Carl Pei’s hardware company is developing over-the-ear headphones, aiming to best Apple—with a promise of better sound, sleeker design, and a lower price.
Nothing just confirmed what was already expected: they’re getting into the over-ear headphone game. And they’re not exactly being subtle about the target.
In a teaser shared this week, the company announced its upcoming over-ear headphones—called the Nothing Audio 3 for now—will arrive this summer with sound quality “better than AirPods Max” and a price “significantly lower.” The product is expected to continue Nothing’s now-signature transparent aesthetic, joining the Ear (2) and Phone (2) in their expanding hardware lineup.
No specs yet, no official price, no audio samples. But based on Nothing’s track record and the positioning, the company isn’t just making headphones—they’re making a statement.
The AirPods Max Comparison Is Intentional
When you directly call out the AirPods Max, you’re not just promising good audio. You’re promising premium-tier ANC, lossless-ready output, ecosystem polish, and an industrial design that holds up against Apple’s famously tight tolerances. That’s a tall order.

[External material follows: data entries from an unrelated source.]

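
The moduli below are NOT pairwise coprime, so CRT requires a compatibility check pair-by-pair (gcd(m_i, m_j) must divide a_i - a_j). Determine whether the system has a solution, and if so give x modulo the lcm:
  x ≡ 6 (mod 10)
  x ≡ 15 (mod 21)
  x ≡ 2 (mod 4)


Moduli 10, 21, 4 are not pairwise coprime, so CRT works modulo lcm(m_i) when all pairwise compatibility conditions hold.
Pairwise compatibility: gcd(m_i, m_j) must divide a_i - a_j for every pair.
Merge one congruence at a time:
  Start: x ≡ 6 (mod 10).
  Combine with x ≡ 15 (mod 21): gcd(10, 21) = 1; 15 - 6 = 9, which IS divisible by 1, so compatible.
    Write x = 6 + 10·t and substitute into x ≡ 15 (mod 21): 10·t ≡ 15 − 6 = 9 (mod 21).
    The inverse of 10 mod 21 is 19 (since 10·19 = 190 = 9·21 + 1), so t ≡ 19·9 = 171 ≡ 3 (mod 21).
    Then x = 6 + 10·3 = 36, valid modulo lcm(10, 21) = 210: x ≡ 36 (mod 210).
  Combine with x ≡ 2 (mod 4): gcd(210, 4) = 2; 2 - 36 = -34, which IS divisible by 2, so compatible.
    Write x = 36 + 210·t and substitute into x ≡ 2 (mod 4): 210·t ≡ 2 − 36 = -34 (mod 4).
    Divide the congruence (and modulus) by g = 2: 105·t ≡ -17 (mod 2).
    Reduce coefficients mod 2: 1·t ≡ 1 (mod 2).
    So t ≡ 1 (mod 2).
    Then x = 36 + 210·1 = 246, valid modulo lcm(210, 4) = 420: x ≡ 246 (mod 420).
Verify: 246 mod 10 = 6, 246 mod 21 = 15, 246 mod 4 = 2.

x ≡ 246 (mod 420).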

But Nothing has built its entire brand around tight hardware design and high-end features at friendlier prices. The Ear (2) showed they can ship great sound and noise cancellation in a small form factor. These new headphones are their chance to scale that up—literally—and cut into a category still oddly underserved: over-ear headphones that aren’t priced like luxury watches.
The Strategy Is Familiar—and Smart
Carl Pei isn’t shy about going after incumbents. It’s what he did with OnePlus. It's what he's doing now. But with Nothing, the playbook is clearer: take categories where Apple is dominant but not aggressive, and ship something better-looking, more affordable, and slightly weird.

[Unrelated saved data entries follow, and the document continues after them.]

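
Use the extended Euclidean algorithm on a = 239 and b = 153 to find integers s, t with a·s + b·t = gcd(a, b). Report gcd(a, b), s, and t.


Euclidean algorithm on (239, 153) — divide until remainder is 0:
  239 = 1 · 153 + 86
  153 = 1 · 86 + 67
  86 = 1 · 67 + 19
  67 = 3 · 19 + 10
  19 = 1 · 10 + 9
  10 = 1 · 9 + 1
  9 = 9 · 1 + 0
gcd(239, 153) = 1.
Track Bezout coefficients alongside the remainders: start with r₀ = 239 = a·1 + b·0 (s = 1, t = 0) and r₁ = 153 = a·0 + b·1 (s = 0, t = 1); each new remainder r_{k+1} = r_{k-1} − q_k·r_k inherits s_{k+1} = s_{k-1} − q_k·s_k, t_{k+1} = t_{k-1} − q_k·t_k, so r_k = a·s_k + b·t_k at every step:
  q = 1: r = 86, s = 1 − 1·0 = 1, t = 0 − 1·1 = -1  (check: 239·1 + 153·(-1) = 86)
  q = 1: r = 67, s = 0 − 1·1 = -1, t = 1 − 1·(-1) = 2  (check: 239·(-1) + 153·2 = 67)
  q = 1: r = 19, s = 1 − 1·(-1) = 2, t = -1 − 1·2 = -3  (check: 239·2 + 153·(-3) = 19)
  q = 3: r = 10, s = -1 − 3·2 = -7, t = 2 − 3·(-3) = 11  (check: 239·(-7) + 153·11 = 10)
  q = 1: r = 9, s = 2 − 1·(-7) = 9, t = -3 − 1·11 = -14  (check: 239·9 + 153·(-14) = 9)
  q = 1: r = 1, s = -7 − 1·9 = -16, t = 11 − 1·(-14) = 25  (check: 239·(-16) + 153·25 = 1)
The row with r = 1 (the gcd) gives the Bezout coefficients s = -16, t = 25.
Result: 239 · (-16) + 153 · (25) = 1.

gcd(239, 153) = 1; s = -16, t = 25 (check: 239·(-16) + 153·25 = 1).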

Nothing doesn’t need to dethrone AirPods Max. They just need to be good enough at half the price—and maybe more interesting to wear. That’s a lane.

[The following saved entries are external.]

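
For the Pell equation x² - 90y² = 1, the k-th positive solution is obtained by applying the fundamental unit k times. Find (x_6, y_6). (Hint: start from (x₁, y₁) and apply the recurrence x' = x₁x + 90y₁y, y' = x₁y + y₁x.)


Step 1: Find the fundamental solution (x₁, y₁) of x² - 90y² = 1.
  Expand √90 as a continued fraction. a₀ = ⌊√90⌋ = 9; iterate m_{k+1} = d_k·a_k − m_k, d_{k+1} = (90 − m_{k+1}²)/d_k, a_{k+1} = ⌊(a₀ + m_{k+1})/d_{k+1}⌋ (starting m₀ = 0, d₀ = 1), with convergents p_k = a_k·p_{k-1} + p_{k-2}, q_k = a_k·q_{k-1} + q_{k-2} (p₋₁ = 1, q₋₁ = 0):
  k = 0: a₀ = 9; p₀/q₀ = 9/1; p₀² − 90·q₀² = 81 − 90 = -9.
  k = 1: m = 9, d = 9, a = ⌊(9 + 9)/9⌋ = 2; p/q = (2·9 + 1)/(2·1 + 0) = 19/2; p² − 90·q² = 361 − 360 = 1.
  The first convergent with p² − 90·q² = 1 gives the fundamental solution (x₁, y₁) = (19, 2).
Step 2: Apply the recurrence (x_{n+1}, y_{n+1}) = (x₁x_n + 90y₁y_n, x₁y_n + y₁x_n) repeatedly.
  From (x_1, y_1) = (19, 2): x_2 = 19·19 + 90·2·2 = 721; y_2 = 19·2 + 2·19 = 76.
  From (x_2, y_2) = (721, 76): x_3 = 19·721 + 90·2·76 = 27379; y_3 = 19·76 + 2·721 = 2886.
  From (x_3, y_3) = (27379, 2886): x_4 = 19·27379 + 90·2·2886 = 1039681; y_4 = 19·2886 + 2·27379 = 109592.
  From (x_4, y_4) = (1039681, 109592): x_5 = 19·1039681 + 90·2·109592 = 39480499; y_5 = 19·109592 + 2·1039681 = 4161610.
  From (x_5, y_5) = (39480499, 4161610): x_6 = 19·39480499 + 90·2·4161610 = 1499219281; y_6 = 19·4161610 + 2·39480499 = 158031588.
Step 3: Verify x_6² - 90·y_6² = 2247658452522156961 - 2247658452522156960 = 1 (should be 1). ✓

(x_1, y_1) = (19, 2); (x_6, y_6) = (1499219281, 158031588).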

There’s also a timing advantage. Apple hasn’t updated the AirPods Max since 2020. If Nothing can ship by summer and undercut on price without compromising on ANC and audio quality, they’ll have the stage mostly to themselves.
What to Watch
Expect more details soon—battery life, codec support (LE Audio? LC3?), compatibility with Nothing’s phones and ecosystem, and whether they can deliver meaningful audio upgrades over the competition at the rumored sub-$400 price point.
If they do, this could be Nothing’s most mainstream product yet.